Calvin E. Johnson, Jr. is a member of the Sons of Confederate Veterans and author of the book, "When America Stood for God, Family and Country."


Calvin E. Johnson, Jr.

Jim Limber Davis: Black History Month’s Forgotten Story
February 21, 2009
 

God’s children, of African, Asian, European, Hispanic, American Indian, and Jewish ancestry, were once told stories about the men and women who helped make America great. When I was a child, the heritage of our ancestors was very important to both young and old but, today, political correct thought has taken the place of historical truth and many schools, streets and parks, named for our beloved forefathers and mothers have been changed.

 

I write this article as the Sons of Confederate Veterans of Virginia, a Southern fraternal-historical group--www.scv.org, is looking for a location to unveil a historically correct statue depicting Confederate President Jefferson Davis and two of his sons Joe and Jim Limber. Jim was a black child adopted by the Davis family and Joe was tragically killed by a fall in 1864 at the Confederate White House in Richmond, Virginia.

 

It is ironic that a statue of Abraham Lincoln, Union President, 1861-65, was earlier unveiled in Richmond, Virginia but plans of the Sons of Confederate Veterans to erect a statue of Confederate President, Jefferson Davis, has apparently been met with less enthusiasm...And this comes from the old Confederate Capitol and where Davis and his family are buried.

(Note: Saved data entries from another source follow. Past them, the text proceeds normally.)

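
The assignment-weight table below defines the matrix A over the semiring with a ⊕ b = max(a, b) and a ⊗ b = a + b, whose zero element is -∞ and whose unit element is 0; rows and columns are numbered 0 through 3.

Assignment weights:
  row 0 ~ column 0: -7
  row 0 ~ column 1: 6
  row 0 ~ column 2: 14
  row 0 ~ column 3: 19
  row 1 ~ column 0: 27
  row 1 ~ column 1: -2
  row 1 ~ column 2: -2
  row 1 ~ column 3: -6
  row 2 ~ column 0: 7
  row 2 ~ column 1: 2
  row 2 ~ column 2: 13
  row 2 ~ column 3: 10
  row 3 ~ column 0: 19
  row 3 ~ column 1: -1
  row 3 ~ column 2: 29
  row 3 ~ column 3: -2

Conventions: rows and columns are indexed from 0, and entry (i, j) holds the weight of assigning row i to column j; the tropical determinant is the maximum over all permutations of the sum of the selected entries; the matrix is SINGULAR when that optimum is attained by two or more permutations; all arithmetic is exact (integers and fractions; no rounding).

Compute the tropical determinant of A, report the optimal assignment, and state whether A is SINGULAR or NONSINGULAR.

σ = (0, 1, 2, 3): (-7) + (-2) + 13 + (-2) = 2
σ = (0, 1, 3, 2): (-7) + (-2) + 10 + 29 = 30
σ = (0, 2, 1, 3): (-7) + (-2) + 2 + (-2) = -9
σ = (0, 2, 3, 1): (-7) + (-2) + 10 + (-1) = 0
σ = (0, 3, 1, 2): (-7) + (-6) + 2 + 29 = 18
σ = (0, 3, 2, 1): (-7) + (-6) + 13 + (-1) = -1
σ = (1, 0, 2, 3): 6 + 27 + 13 + (-2) = 44
σ = (1, 0, 3, 2): 6 + 27 + 10 + 29 = 72
σ = (1, 2, 0, 3): 6 + (-2) + 7 + (-2) = 9
σ = (1, 2, 3, 0): 6 + (-2) + 10 + 19 = 33
σ = (1, 3, 0, 2): 6 + (-6) + 7 + 29 = 36
σ = (1, 3, 2, 0): 6 + (-6) + 13 + 19 = 32
σ = (2, 0, 1, 3): 14 + 27 + 2 + (-2) = 41
σ = (2, 0, 3, 1): 14 + 27 + 10 + (-1) = 50
σ = (2, 1, 0, 3): 14 + (-2) + 7 + (-2) = 17
σ = (2, 1, 3, 0): 14 + (-2) + 10 + 19 = 41
σ = (2, 3, 0, 1): 14 + (-6) + 7 + (-1) = 14
σ = (2, 3, 1, 0): 14 + (-6) + 2 + 19 = 29
σ = (3, 0, 1, 2): 19 + 27 + 2 + 29 = 77
σ = (3, 0, 2, 1): 19 + 27 + 13 + (-1) = 58
σ = (3, 1, 0, 2): 19 + (-2) + 7 + 29 = 53
σ = (3, 1, 2, 0): 19 + (-2) + 13 + 19 = 49
σ = (3, 2, 0, 1): 19 + (-2) + 7 + (-1) = 23
σ = (3, 2, 1, 0): 19 + (-2) + 2 + 19 = 38
Optimal value attained by: σ = (3, 0, 1, 2).
Answer: det⊕(A) = 77; verdict: NONSINGULAR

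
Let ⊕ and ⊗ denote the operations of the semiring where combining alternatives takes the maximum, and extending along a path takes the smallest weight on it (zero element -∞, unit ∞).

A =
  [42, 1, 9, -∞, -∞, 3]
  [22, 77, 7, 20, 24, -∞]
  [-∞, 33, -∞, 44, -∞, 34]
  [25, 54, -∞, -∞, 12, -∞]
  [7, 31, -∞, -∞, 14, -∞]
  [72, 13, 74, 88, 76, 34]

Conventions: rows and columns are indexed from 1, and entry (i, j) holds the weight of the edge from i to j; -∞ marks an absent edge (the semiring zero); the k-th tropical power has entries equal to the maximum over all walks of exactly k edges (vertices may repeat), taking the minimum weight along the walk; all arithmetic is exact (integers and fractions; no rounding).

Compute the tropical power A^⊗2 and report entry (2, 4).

A^⊗2:
  [42, 9, 9, 9, 3, 9]
  [22, 77, 9, 20, 24, 7]
  [34, 44, 34, 34, 34, 34]
  [25, 54, 9, 20, 24, 3]
  [22, 31, 7, 20, 24, 3]
  [42, 54, 34, 44, 34, 34]
Key observation: the optimum is the walk 2->2->4, with weight 77 min 20 = 20.
Optimal value attained by: walk 2->2->4.
Answer: (A^⊗2)[2][4] = 20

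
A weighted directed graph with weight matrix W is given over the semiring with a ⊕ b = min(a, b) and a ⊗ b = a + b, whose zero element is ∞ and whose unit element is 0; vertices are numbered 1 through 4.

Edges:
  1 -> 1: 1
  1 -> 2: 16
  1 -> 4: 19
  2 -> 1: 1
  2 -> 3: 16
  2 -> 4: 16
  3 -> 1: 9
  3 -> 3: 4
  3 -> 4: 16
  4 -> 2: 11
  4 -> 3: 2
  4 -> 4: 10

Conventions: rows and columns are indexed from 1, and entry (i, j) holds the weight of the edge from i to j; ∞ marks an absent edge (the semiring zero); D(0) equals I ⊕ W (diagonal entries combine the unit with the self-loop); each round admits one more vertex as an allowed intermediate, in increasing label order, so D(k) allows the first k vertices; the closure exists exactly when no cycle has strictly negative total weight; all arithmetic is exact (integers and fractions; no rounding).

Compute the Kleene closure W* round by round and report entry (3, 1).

D(0):
  [0, 16, ∞, 19]
  [1, 0, 16, 16]
  [9, ∞, 0, 16]
  [∞, 11, 2, 0]
D(1):
  [0, 16, ∞, 19]
  [1, 0, 16, 16]
  [9, 25, 0, 16]
  [∞, 11, 2, 0]
D(2):
  [0, 16, 32, 19]
  [1, 0, 16, 16]
  [9, 25, 0, 16]
  [12, 11, 2, 0]
D(3):
  [0, 16, 32, 19]
  [1, 0, 16, 16]
  [9, 25, 0, 16]
  [11, 11, 2, 0]
D(4):
  [0, 16, 21, 19]
  [1, 0, 16, 16]
  [9, 25, 0, 16]
  [11, 11, 2, 0]
Answer: W*[3][1] = 9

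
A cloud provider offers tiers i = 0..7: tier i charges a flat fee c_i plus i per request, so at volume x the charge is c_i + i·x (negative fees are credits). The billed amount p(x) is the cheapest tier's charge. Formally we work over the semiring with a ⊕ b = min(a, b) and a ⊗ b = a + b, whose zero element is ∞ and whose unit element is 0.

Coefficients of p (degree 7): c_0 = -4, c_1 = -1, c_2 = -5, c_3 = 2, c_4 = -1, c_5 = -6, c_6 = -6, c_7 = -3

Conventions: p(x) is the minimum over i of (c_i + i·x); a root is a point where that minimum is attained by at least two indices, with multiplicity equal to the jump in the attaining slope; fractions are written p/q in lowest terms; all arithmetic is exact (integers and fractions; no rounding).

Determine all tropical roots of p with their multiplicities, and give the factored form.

hull edge (i=0, c=-4) to (i=2, c=-5): slope -1/2, span 2
hull edge (i=2, c=-5) to (i=5, c=-6): slope -1/3, span 3
hull edge (i=5, c=-6) to (i=6, c=-6): slope 0, span 1
hull edge (i=6, c=-6) to (i=7, c=-3): slope 3, span 1
Factored form: p(x) = -3 ⊗ (x ⊕ (-3)) ⊗ (x ⊕ 0) ⊗ (x ⊕ 1/3) ⊗ (x ⊕ 1/3) ⊗ (x ⊕ 1/3) ⊗ (x ⊕ 1/2) ⊗ (x ⊕ 1/2)
Answer: roots = -3 (mult 1), 0 (mult 1), 1/3 (mult 3), 1/2 (mult 2)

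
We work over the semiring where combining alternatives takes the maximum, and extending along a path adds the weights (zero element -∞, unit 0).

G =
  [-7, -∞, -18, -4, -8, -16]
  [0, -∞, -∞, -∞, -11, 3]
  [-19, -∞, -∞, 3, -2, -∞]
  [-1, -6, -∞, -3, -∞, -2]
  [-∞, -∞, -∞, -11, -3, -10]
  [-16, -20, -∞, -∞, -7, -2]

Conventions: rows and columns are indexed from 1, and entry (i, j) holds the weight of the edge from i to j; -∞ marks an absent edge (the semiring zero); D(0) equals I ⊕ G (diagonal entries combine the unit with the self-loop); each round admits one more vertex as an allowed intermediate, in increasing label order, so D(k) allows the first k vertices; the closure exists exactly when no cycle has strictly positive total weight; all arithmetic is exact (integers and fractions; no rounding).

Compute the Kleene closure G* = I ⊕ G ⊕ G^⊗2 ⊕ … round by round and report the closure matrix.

D(0):
  [0, -∞, -18, -4, -8, -16]
  [0, 0, -∞, -∞, -11, 3]
  [-19, -∞, 0, 3, -2, -∞]
  [-1, -6, -∞, 0, -∞, -2]
  [-∞, -∞, -∞, -11, 0, -10]
  [-16, -20, -∞, -∞, -7, 0]
D(1):
  [0, -∞, -18, -4, -8, -16]
  [0, 0, -18, -4, -8, 3]
  [-19, -∞, 0, 3, -2, -35]
  [-1, -6, -19, 0, -9, -2]
  [-∞, -∞, -∞, -11, 0, -10]
  [-16, -20, -34, -20, -7, 0]
D(2):
  [0, -∞, -18, -4, -8, -16]
  [0, 0, -18, -4, -8, 3]
  [-19, -∞, 0, 3, -2, -35]
  [-1, -6, -19, 0, -9, -2]
  [-∞, -∞, -∞, -11, 0, -10]
  [-16, -20, -34, -20, -7, 0]
D(3):
  [0, -∞, -18, -4, -8, -16]
  [0, 0, -18, -4, -8, 3]
  [-19, -∞, 0, 3, -2, -35]
  [-1, -6, -19, 0, -9, -2]
  [-∞, -∞, -∞, -11, 0, -10]
  [-16, -20, -34, -20, -7, 0]
D(4):
  [0, -10, -18, -4, -8, -6]
  [0, 0, -18, -4, -8, 3]
  [2, -3, 0, 3, -2, 1]
  [-1, -6, -19, 0, -9, -2]
  [-12, -17, -30, -11, 0, -10]
  [-16, -20, -34, -20, -7, 0]
D(5):
  [0, -10, -18, -4, -8, -6]
  [0, 0, -18, -4, -8, 3]
  [2, -3, 0, 3, -2, 1]
  [-1, -6, -19, 0, -9, -2]
  [-12, -17, -30, -11, 0, -10]
  [-16, -20, -34, -18, -7, 0]
D(6):
  [0, -10, -18, -4, -8, -6]
  [0, 0, -18, -4, -4, 3]
  [2, -3, 0, 3, -2, 1]
  [-1, -6, -19, 0, -9, -2]
  [-12, -17, -30, -11, 0, -10]
  [-16, -20, -34, -18, -7, 0]
Answer: G* = [[0, -10, -18, -4, -8, -6], [0, 0, -18, -4, -4, 3], [2, -3, 0, 3, -2, 1], [-1, -6, -19, 0, -9, -2], [-12, -17, -30, -11, 0, -10], [-16, -20, -34, -18, -7, 0]]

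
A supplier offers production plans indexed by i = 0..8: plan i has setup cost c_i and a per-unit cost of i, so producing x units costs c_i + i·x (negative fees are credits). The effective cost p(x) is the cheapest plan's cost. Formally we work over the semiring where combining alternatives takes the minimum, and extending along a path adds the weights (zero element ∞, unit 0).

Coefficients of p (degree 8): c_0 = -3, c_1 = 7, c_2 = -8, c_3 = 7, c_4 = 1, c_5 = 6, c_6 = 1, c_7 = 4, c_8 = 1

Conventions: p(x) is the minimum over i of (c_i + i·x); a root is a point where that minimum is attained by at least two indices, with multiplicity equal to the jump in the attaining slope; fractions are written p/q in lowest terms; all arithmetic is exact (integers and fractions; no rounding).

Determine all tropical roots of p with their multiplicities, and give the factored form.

hull edge (i=0, c=-3) to (i=2, c=-8): slope -5/2, span 2
hull edge (i=2, c=-8) to (i=8, c=1): slope 3/2, span 6
Factored form: p(x) = 1 ⊗ (x ⊕ (-3/2)) ⊗ (x ⊕ (-3/2)) ⊗ (x ⊕ (-3/2)) ⊗ (x ⊕ (-3/2)) ⊗ (x ⊕ (-3/2)) ⊗ (x ⊕ (-3/2)) ⊗ (x ⊕ 5/2) ⊗ (x ⊕ 5/2)
Answer: roots = -3/2 (mult 6), 5/2 (mult 2)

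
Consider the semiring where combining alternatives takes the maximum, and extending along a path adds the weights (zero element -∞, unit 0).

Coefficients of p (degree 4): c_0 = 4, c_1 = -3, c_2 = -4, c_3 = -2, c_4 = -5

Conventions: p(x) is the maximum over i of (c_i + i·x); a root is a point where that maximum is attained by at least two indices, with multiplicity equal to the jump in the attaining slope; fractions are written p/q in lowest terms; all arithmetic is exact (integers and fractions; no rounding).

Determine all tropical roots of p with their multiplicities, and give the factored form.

hull edge (i=0, c=4) to (i=3, c=-2): slope -2, span 3
hull edge (i=3, c=-2) to (i=4, c=-5): slope -3, span 1
Factored form: p(x) = -5 ⊗ (x ⊕ 2) ⊗ (x ⊕ 2) ⊗ (x ⊕ 2) ⊗ (x ⊕ 3)
Answer: roots = 2 (mult 3), 3 (mult 1)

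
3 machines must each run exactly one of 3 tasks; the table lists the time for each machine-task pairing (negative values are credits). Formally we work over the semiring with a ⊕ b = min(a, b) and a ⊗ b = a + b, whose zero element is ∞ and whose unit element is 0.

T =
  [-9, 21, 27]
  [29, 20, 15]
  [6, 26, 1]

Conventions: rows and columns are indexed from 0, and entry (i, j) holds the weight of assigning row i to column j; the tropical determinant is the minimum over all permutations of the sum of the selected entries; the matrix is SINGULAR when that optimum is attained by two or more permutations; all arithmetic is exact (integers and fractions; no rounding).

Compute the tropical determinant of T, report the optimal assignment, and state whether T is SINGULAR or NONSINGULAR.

σ = (0, 1, 2): (-9) + 20 + 1 = 12
σ = (0, 2, 1): (-9) + 15 + 26 = 32
σ = (1, 0, 2): 21 + 29 + 1 = 51
σ = (1, 2, 0): 21 + 15 + 6 = 42
σ = (2, 0, 1): 27 + 29 + 26 = 82
σ = (2, 1, 0): 27 + 20 + 6 = 53
Optimal value attained by: σ = (0, 1, 2).
Answer: det⊕(T) = 12; verdict: NONSINGULAR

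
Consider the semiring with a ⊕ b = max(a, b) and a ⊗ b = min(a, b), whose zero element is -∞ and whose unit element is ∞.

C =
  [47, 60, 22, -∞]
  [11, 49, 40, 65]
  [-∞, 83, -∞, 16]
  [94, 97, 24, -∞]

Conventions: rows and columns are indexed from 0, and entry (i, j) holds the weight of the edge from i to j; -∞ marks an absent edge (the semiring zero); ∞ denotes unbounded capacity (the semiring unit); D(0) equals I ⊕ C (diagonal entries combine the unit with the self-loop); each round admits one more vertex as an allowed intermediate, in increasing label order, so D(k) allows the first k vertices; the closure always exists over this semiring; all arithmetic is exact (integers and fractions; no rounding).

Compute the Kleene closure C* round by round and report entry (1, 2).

D(0):
  [∞, 60, 22, -∞]
  [11, ∞, 40, 65]
  [-∞, 83, ∞, 16]
  [94, 97, 24, ∞]
D(1):
  [∞, 60, 22, -∞]
  [11, ∞, 40, 65]
  [-∞, 83, ∞, 16]
  [94, 97, 24, ∞]
D(2):
  [∞, 60, 40, 60]
  [11, ∞, 40, 65]
  [11, 83, ∞, 65]
  [94, 97, 40, ∞]
D(3):
  [∞, 60, 40, 60]
  [11, ∞, 40, 65]
  [11, 83, ∞, 65]
  [94, 97, 40, ∞]
D(4):
  [∞, 60, 40, 60]
  [65, ∞, 40, 65]
  [65, 83, ∞, 65]
  [94, 97, 40, ∞]
Answer: C*[1][2] = 40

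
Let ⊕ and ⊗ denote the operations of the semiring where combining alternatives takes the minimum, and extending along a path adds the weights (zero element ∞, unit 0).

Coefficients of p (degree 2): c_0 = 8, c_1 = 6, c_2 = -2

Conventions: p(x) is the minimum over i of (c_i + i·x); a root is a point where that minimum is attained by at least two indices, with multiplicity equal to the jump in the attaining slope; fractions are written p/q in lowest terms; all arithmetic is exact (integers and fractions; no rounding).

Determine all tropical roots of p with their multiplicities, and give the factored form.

hull edge (i=0, c=8) to (i=2, c=-2): slope -5, span 2
Factored form: p(x) = -2 ⊗ (x ⊕ 5) ⊗ (x ⊕ 5)
Answer: roots = 5 (mult 2)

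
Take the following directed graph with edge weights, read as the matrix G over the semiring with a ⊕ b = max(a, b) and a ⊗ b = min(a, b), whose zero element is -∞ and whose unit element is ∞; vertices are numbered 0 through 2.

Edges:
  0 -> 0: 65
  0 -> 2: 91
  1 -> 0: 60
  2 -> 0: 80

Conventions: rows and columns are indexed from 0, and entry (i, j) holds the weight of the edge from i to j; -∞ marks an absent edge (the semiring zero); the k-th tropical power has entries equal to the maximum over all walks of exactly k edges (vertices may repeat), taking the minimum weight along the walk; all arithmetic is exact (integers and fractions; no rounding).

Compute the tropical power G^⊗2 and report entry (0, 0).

G^⊗2:
  [80, -∞, 65]
  [60, -∞, 60]
  [65, -∞, 80]
Key observation: the optimum is the walk 0->2->0, with weight 91 min 80 = 80.
Optimal value attained by: walk 0->2->0.
Answer: (G^⊗2)[0][0] = 80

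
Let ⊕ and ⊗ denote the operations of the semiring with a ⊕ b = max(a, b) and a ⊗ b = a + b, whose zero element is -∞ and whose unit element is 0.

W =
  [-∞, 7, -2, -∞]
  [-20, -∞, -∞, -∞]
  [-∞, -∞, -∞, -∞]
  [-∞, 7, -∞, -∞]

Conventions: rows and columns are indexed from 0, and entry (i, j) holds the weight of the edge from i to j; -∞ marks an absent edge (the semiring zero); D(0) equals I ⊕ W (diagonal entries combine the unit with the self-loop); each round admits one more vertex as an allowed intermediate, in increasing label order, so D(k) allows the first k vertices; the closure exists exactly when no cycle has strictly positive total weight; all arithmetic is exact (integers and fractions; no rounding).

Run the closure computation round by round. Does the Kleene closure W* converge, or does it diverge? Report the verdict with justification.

D(0):
  [0, 7, -2, -∞]
  [-20, 0, -∞, -∞]
  [-∞, -∞, 0, -∞]
  [-∞, 7, -∞, 0]
D(1):
  [0, 7, -2, -∞]
  [-20, 0, -22, -∞]
  [-∞, -∞, 0, -∞]
  [-∞, 7, -∞, 0]
D(2):
  [0, 7, -2, -∞]
  [-20, 0, -22, -∞]
  [-∞, -∞, 0, -∞]
  [-13, 7, -15, 0]
D(3):
  [0, 7, -2, -∞]
  [-20, 0, -22, -∞]
  [-∞, -∞, 0, -∞]
  [-13, 7, -15, 0]
D(4):
  [0, 7, -2, -∞]
  [-20, 0, -22, -∞]
  [-∞, -∞, 0, -∞]
  [-13, 7, -15, 0]
Key observation: every diagonal entry stays at the unit through all rounds, so no improving cycle exists.
Answer: CONVERGES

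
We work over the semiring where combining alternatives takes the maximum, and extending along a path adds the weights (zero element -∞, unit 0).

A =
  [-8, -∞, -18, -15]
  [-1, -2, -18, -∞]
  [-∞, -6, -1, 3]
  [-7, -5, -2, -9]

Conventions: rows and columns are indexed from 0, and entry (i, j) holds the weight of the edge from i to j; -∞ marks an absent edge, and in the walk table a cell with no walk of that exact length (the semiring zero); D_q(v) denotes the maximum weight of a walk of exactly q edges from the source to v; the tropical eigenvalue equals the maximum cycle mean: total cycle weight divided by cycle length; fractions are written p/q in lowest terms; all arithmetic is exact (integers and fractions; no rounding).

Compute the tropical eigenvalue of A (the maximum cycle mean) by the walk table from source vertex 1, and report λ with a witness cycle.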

It is also reported that the SCV has even received a cool reception from Jackson, Mississippi, as a possible site for the statue, the state Davis and his family called home during the last years of the president’s life...But, there is good news with the following show of support recently published in Jackson Mississippi Clarion Ledger newspaper:

 

“The Director of Beauvoir—Davis’s last home---says he’d love to have the life size bronze sculpture of the former President of the Confederacy. Richard Forte says the statue of Davis, with his hand extended, looks like it’s welcoming people to Beauvoir.”

 

Why do today’s Historians praise the memory of Abraham Lincoln but ignore the many accomplishments of Jefferson Davis?

 

Some people write that Lincoln supported the abolition of slavery but Davis was a racist. If you read Lincoln’s first inaugural address from 1861, you will discover that Lincoln supported a bill that would have given the South a way to stay in the Union with slavery protected by a Constitutional amendment. If the South’s only intention in seceding from the Union was to keep their slaves, wouldn’t they have accepted such a deal?

 

In 1989, a magazine article caught my eye which I had to read from beginning to end. This was not an ordinary story but about a black child, a Confederate President's First Lady and the Southern Presidential Family. The story was written by Gulfport, Mississippi freelance writer, Mrs. Peggy Robbins and is entitled, "Jim Limber Davis." This is my summary of Mrs. Robbins’ splendid story.

 

On the morning of February 15, 1864, Mrs. Varina Davis, wife of Southern President Jefferson Davis, had concluded her errands and was driving her carriage down the streets of Richmond, Virginia on her way home. She heard screams from a distance and quickly went to the scene to see what was happening.

 

Varina saw a young black child being abused by an older man. She demanded that he stop striking the child and when this failed she shocked the man by forcibly taking the child away. She took the child to her carriage and with her to the Southern White House.

 

Arriving home Mrs. Davis and maid 'Ellen' gave the young boy a bath, attended to his cuts and bruises and fed him. The only thing he would tell them is that his name was Jim Limber. He was happy to be rescued and was given some clothes of the Davis' son Joe who was the same size and age.

 

The Davis family were visited the following evening by a friend of Varina's, noted Southern Diarist-Mary Boykin Chesnut, who saw Jim Limber and wrote later that she had seen the boy and that he was eager to show me his cuts and bruises.

 

The Christmas of 1864, would be memorable for the Davis family and probably the best Christmas Jim Limber would ever have. A Christmas tree was set up in Saint Paul's Church, decorated and gifts placed beneath it for orphan children.

 

The end of the War Between the States was coming and Richmond was being evacuated. Varina and the children left ahead of Jefferson Davis. The president and his staff left just hours before the occupation of Union troops.

 

Varina and the children were by the side of Jefferson Davis at his capture near Irwinville, Georgia and again the family was separated. Jefferson Davis was taken to Virginia to spend two years in prison.

 

Mrs. Davis and her children were taken to Macon, Georgia and later to Port Royal outside of Savannah. At Port Royal their Union escort, Captain Charles T. Hudson, made good at his earlier threats to take Jim Limber away.

 

As the Union soldiers came to forcibly take young Jim, he put up a great struggle and tried to hold onto his family as they to him. Jim and his family cried uncontrollably as the child was taken. His family would never again see him or know what happened to him.

 

The Museum of the Confederacy in Richmond, Virginia is home to a portrait of Jim Limber Davis in the Eleanor S. Brookenbrough Library. I thank Mrs. Peggy Robbins who wrote the Jim Limber Davis story in 1989 and the Southern Partisan Magazine for publishing her story in the second quarter Issue-Volume IX of 1989.